WASHINGTON – Americans will get a three-year reprieve from higher postal rates under legislation that allows the Postal Service to save billions of dollars that would have otherwise gone into pension payments.
The bill, which would require the Postal Service to keep stamp prices at current levels until 2006, passed 424-0 by the House Tuesday and now goes to President Bush for his expected signature. The Senate passed the bill last week.
The legislation has strong support in the $900 billion mailing industry, which has suffered in recent years from the poor economy, lost volume, the anthrax scare, increased competition from online banking and other electronic communication, and public aversion to rising prices.

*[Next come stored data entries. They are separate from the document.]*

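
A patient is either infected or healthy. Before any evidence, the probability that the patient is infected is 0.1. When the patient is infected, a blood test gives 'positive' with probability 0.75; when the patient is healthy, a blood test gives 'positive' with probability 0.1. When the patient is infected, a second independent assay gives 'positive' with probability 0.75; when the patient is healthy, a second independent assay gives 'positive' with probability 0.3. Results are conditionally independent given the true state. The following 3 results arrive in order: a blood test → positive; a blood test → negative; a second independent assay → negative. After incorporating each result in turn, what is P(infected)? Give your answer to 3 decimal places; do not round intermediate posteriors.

After a blood test='positive': P(infected) = 0.75·0.1000 / (0.75·0.1000 + 0.1·0.9000) ≈ 0.4545
After a blood test='negative': P(infected) = 0.25·0.4545 / (0.25·0.4545 + 0.9·0.5455) ≈ 0.1880
After a second independent assay='negative': P(infected) = 0.25·0.1880 / (0.25·0.1880 + 0.7·0.8120) ≈ 0.0764

0.076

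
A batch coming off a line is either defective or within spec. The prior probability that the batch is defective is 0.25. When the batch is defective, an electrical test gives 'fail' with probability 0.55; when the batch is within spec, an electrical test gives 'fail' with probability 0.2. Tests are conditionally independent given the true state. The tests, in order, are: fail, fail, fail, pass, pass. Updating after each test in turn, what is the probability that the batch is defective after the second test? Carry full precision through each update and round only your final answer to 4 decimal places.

Apply Bayes' rule sequentially, carrying P(defective) forward.
After 'fail': P(defective) = 0.55·0.2500 / (0.55·0.2500 + 0.2·0.7500) ≈ 0.4783
After 'fail': P(defective) = 0.55·0.4783 / (0.55·0.4783 + 0.2·0.5217) ≈ 0.7160

0.7160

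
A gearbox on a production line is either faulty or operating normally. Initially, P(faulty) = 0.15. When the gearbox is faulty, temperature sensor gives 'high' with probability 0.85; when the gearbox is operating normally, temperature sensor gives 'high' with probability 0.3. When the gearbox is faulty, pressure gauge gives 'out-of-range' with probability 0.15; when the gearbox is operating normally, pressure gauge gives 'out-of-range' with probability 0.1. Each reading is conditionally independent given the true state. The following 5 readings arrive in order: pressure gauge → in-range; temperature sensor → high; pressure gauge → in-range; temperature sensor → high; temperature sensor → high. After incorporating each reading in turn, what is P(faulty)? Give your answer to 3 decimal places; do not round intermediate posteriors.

After pressure gauge='in-range': P(faulty) = 0.85·0.1500 / (0.85·0.1500 + 0.9·0.8500) ≈ 0.1429
After temperature sensor='high': P(faulty) = 0.85·0.1429 / (0.85·0.1429 + 0.3·0.8571) ≈ 0.3208
After pressure gauge='in-range': P(faulty) = 0.85·0.3208 / (0.85·0.3208 + 0.9·0.6792) ≈ 0.3084
After temperature sensor='high': P(faulty) = 0.85·0.3084 / (0.85·0.3084 + 0.3·0.6916) ≈ 0.5582
After temperature sensor='high': P(faulty) = 0.85·0.5582 / (0.85·0.5582 + 0.3·0.4418) ≈ 0.7817

0.782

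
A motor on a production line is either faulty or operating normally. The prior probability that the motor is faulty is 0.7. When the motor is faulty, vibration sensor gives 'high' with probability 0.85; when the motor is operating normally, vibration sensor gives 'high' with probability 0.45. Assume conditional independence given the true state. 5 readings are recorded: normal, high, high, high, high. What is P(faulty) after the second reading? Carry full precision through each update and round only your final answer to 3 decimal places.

0.546

Apply Bayes' rule sequentially, carrying P(faulty) forward.
After 'normal': P(faulty) = 0.15·0.7000 / (0.15·0.7000 + 0.55·0.3000) ≈ 0.3889
After 'high': P(faulty) = 0.85·0.3889 / (0.85·0.3889 + 0.45·0.6111) ≈ 0.5459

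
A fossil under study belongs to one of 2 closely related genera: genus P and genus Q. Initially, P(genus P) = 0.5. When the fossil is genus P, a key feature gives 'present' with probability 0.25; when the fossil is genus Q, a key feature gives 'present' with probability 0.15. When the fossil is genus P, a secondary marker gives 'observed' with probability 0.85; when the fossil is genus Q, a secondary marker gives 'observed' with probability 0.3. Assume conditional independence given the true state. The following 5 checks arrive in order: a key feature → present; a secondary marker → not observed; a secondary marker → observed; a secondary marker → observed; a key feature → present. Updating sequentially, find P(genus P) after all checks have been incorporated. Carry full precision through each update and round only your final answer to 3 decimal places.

After a key feature='present': P(genus P) = 0.25·0.5000 / (0.25·0.5000 + 0.15·0.5000) ≈ 0.6250
After a secondary marker='not observed': P(genus P) = 0.15·0.6250 / (0.15·0.6250 + 0.7·0.3750) ≈ 0.2632
After a secondary marker='observed': P(genus P) = 0.85·0.2632 / (0.85·0.2632 + 0.3·0.7368) ≈ 0.5030
After a secondary marker='observed': P(genus P) = 0.85·0.5030 / (0.85·0.5030 + 0.3·0.4970) ≈ 0.7414
After a key feature='present': P(genus P) = 0.25·0.7414 / (0.25·0.7414 + 0.15·0.2586) ≈ 0.8269

0.827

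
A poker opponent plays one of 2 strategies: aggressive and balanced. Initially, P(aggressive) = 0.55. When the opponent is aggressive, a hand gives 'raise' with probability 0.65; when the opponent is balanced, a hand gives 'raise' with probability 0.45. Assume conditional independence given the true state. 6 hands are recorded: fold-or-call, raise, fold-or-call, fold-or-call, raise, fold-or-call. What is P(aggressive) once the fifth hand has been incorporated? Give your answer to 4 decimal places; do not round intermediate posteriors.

0.3966

Apply Bayes' rule sequentially, carrying P(aggressive) forward.
After 'fold-or-call': P(aggressive) = 0.35·0.5500 / (0.35·0.5500 + 0.55·0.4500) ≈ 0.4375
After 'raise': P(aggressive) = 0.65·0.4375 / (0.65·0.4375 + 0.45·0.5625) ≈ 0.5291
After 'fold-or-call': P(aggressive) = 0.35·0.5291 / (0.35·0.5291 + 0.55·0.4709) ≈ 0.4169
After 'fold-or-call': P(aggressive) = 0.35·0.4169 / (0.35·0.4169 + 0.55·0.5831) ≈ 0.3127
After 'raise': P(aggressive) = 0.65·0.3127 / (0.65·0.3127 + 0.45·0.6873) ≈ 0.3966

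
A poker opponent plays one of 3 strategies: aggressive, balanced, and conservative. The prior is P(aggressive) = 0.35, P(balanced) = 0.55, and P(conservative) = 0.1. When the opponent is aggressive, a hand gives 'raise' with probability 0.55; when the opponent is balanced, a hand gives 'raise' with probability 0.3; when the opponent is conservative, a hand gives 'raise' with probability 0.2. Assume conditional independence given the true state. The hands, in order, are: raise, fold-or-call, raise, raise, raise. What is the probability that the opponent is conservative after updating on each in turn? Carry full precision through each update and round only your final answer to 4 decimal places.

0.0072

After 'raise': normaliser = 0.55·0.3500 + 0.3·0.5500 + 0.2·0.1000; P(aggressive) ≈ 0.5099, P(balanced) ≈ 0.4371, P(conservative) ≈ 0.0530
After 'fold-or-call': normaliser = 0.45·0.5099 + 0.7·0.4371 + 0.8·0.0530; P(aggressive) ≈ 0.3971, P(balanced) ≈ 0.5295, P(conservative) ≈ 0.0734
After 'raise': normaliser = 0.55·0.3971 + 0.3·0.5295 + 0.2·0.0734; P(aggressive) ≈ 0.5573, P(balanced) ≈ 0.4053, P(conservative) ≈ 0.0374
After 'raise': normaliser = 0.55·0.5573 + 0.3·0.4053 + 0.2·0.0374; P(aggressive) ≈ 0.7037, P(balanced) ≈ 0.2791, P(conservative) ≈ 0.0172
After 'raise': normaliser = 0.55·0.7037 + 0.3·0.2791 + 0.2·0.0172; P(aggressive) ≈ 0.8162, P(balanced) ≈ 0.1766, P(conservative) ≈ 0.0072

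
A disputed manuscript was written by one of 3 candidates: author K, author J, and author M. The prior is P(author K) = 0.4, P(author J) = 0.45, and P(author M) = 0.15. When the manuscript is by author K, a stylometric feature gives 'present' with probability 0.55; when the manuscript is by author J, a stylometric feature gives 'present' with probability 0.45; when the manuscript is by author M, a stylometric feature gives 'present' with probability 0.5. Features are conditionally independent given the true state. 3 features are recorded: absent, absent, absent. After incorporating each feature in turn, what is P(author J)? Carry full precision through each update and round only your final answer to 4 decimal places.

0.5756

After 'absent': normaliser = 0.45·0.4000 + 0.55·0.4500 + 0.5·0.1500; P(author K) ≈ 0.3582, P(author J) ≈ 0.4925, P(author M) ≈ 0.1493
After 'absent': normaliser = 0.45·0.3582 + 0.55·0.4925 + 0.5·0.1493; P(author K) ≈ 0.3181, P(author J) ≈ 0.5346, P(author M) ≈ 0.1473
After 'absent': normaliser = 0.45·0.3181 + 0.55·0.5346 + 0.5·0.1473; P(author K) ≈ 0.2802, P(author J) ≈ 0.5756, P(author M) ≈ 0.1442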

The price of a first-class stamp was raised to 37 cents last June, the fifth increase since 1991, when the rate jumped from 25 cents to 29 cents.
Mail advertising and parcel deliveries amounts to hundreds of billions of dollars in commerce every year, said Rep. John McHugh, R-N.Y., the bill's chief sponsor. The legislation "certainly would go a long way toward boosting the economic activities of this nation as a whole."
"This represents stable postal rates which we haven't seen for some time," said Neal Denton of the Alliance of Nonprofit Mailers, which represents churches, charities and other groups that use the mail to raise funds and disseminate information. "This is tremendous news."
The measure grew out of findings last year by the Office of Personnel Management that the Postal Service was paying billions of dollars too much into the Civil Service Retirement System, which covers workers who joined before 1984. The office estimated that the Postal Service would eventually overfund the retirement program by more than $70 billion.
The legislation allows the Postal Service to adjust its pension payments, with the condition that there be no rate increases until 2006 and that the savings be used to pay down the Postal Service's debts, which now stand at more than $11 billion. The savings can't be used to pay executive bonuses.
It is expected to result in savings of $2.9 billion this budget year and $2.6 billion next year.
The financial break comes as a presidential commission considers long-range changes to the money-losing agency. "It helps to lay the foundation for systematic reforms that are so desperately needed in the nation's mailing system," said Willaim L. Davis, head of R.R. Donnelley, which provides printing and related services to catalog merchandisers and newspaper, magazine, book and directory publishers.
Worker benefits will not be affected, and the legislation was welcomed by employee unions. "We are very interested in seeing the Postal Service remain viable," said Drew Von Bergen of the National Association of Letter Carriers, which has 230,000 active members.
Gerry Kreienkamp, a spokesman for the Postal Service said they were gratified that the legislation was moving through Congress so rapidly. He said the post office, which suffered a $676 million loss last year, would have had to consider another rate hike next year without the legislative action.
Rep. Henry Waxman, D-Calif., proposed an amendment to remove language in the bill requiring the Postal Service to pay some $18 billion in pension costs related to the military service of postal employees covered by the pre-1984 program. But he then withdrew his amendment, citing White House opposition to it, settling instead for a study of whether the post office should be responsible for those benefits.